The Lamson House Foyer

Originally published March 2017

A fun aspect to living in an older home is seeing how spaces and rooms have changed over the years. And the foyers so often found in Victorian houses are a perfect example of that. Rarely in modern homes do you find a formal foyer. And if there is a foyer, it is most likely small and utilitarian, meant as nothing more than a transition are from the front door to the rest of the house.

But in houses built prior to the start of the 20th century and especially in the homes of wealthy people, the foyer served a much different purpose. The purpose and point of a foyer was to impress and intimidate.

In the era before you could impress your friends and neighbors with the kind of car you parked in your driveway, you would use your foyer to do so. Foyers in wealthier homes were large and lavish. In the Lamson House, the foyer is the most impressive room in the house. The stairs are grand with intricate woodwork, there are multiple stained glass windows and the wood floor in the foyer has more inlay that most of the other rooms. It is an imposing room and is the one that gets the most comments when we have visitors. There is no doubt that when the house was built, the foyer was specifically designed to make people understand that Fred Lamson had a significant amount of money.

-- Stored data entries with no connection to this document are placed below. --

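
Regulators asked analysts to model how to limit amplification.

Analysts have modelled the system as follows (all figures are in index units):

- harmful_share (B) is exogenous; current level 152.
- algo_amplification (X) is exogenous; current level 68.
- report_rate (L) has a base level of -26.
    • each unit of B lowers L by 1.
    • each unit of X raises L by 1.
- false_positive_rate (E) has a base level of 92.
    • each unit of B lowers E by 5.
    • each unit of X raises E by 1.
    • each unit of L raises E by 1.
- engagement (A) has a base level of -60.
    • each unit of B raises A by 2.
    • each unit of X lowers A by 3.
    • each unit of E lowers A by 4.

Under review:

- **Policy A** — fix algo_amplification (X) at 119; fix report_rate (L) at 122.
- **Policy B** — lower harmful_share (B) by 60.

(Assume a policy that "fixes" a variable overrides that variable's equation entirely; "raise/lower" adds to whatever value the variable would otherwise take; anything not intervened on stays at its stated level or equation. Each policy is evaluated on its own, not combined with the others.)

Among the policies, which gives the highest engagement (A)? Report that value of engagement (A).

Policy A (X := 119, L := 122):
  B = 152
  X = 119
  L = 122
  E = 92 − 5·152 + 119 + 122 = -427
  A = -60 + 2·152 − 3·119 − 4·(-427) = 1595
Policy B (B − 60):
  B = 152 − 60 = 92
  X = 68
  L = -26 − 92 + 68 = -50
  E = 92 − 5·92 + 68 + (-50) = -350
  A = -60 + 2·92 − 3·68 − 4·(-350) = 1320
Comparing — Policy A: A=1595, Policy B: A=1320. Highest is 1595 (Policy A).

1595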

The lesser known reason for Victorian foyers was to intimidate. During the Victorian era, many people relied on delivery and service people for all their goods. The foyer was also meant to intimidate these people. Many Victorian foyers also have hard and uncomfortable benches and doors that closed them off from the rest of the house. Service people who had business with the house would be asked to wait for the lady of the house or the housekeeper in the foyer and would have little choice but to stand with their hat in hand and grubby clothes amid all that grandeur and they would not have been invited deeper into the home. The foyer was a room that was intended to pointedly remind these people of their lower social standing.

If this seems cruel to our modern social structure, it was not in that era. Society was still well entrenched in the upstairs/downstairs mentality of social structure. These kinds of things were to be expected and were rarely resented. The Lamsons were simply following the example of all of their friends.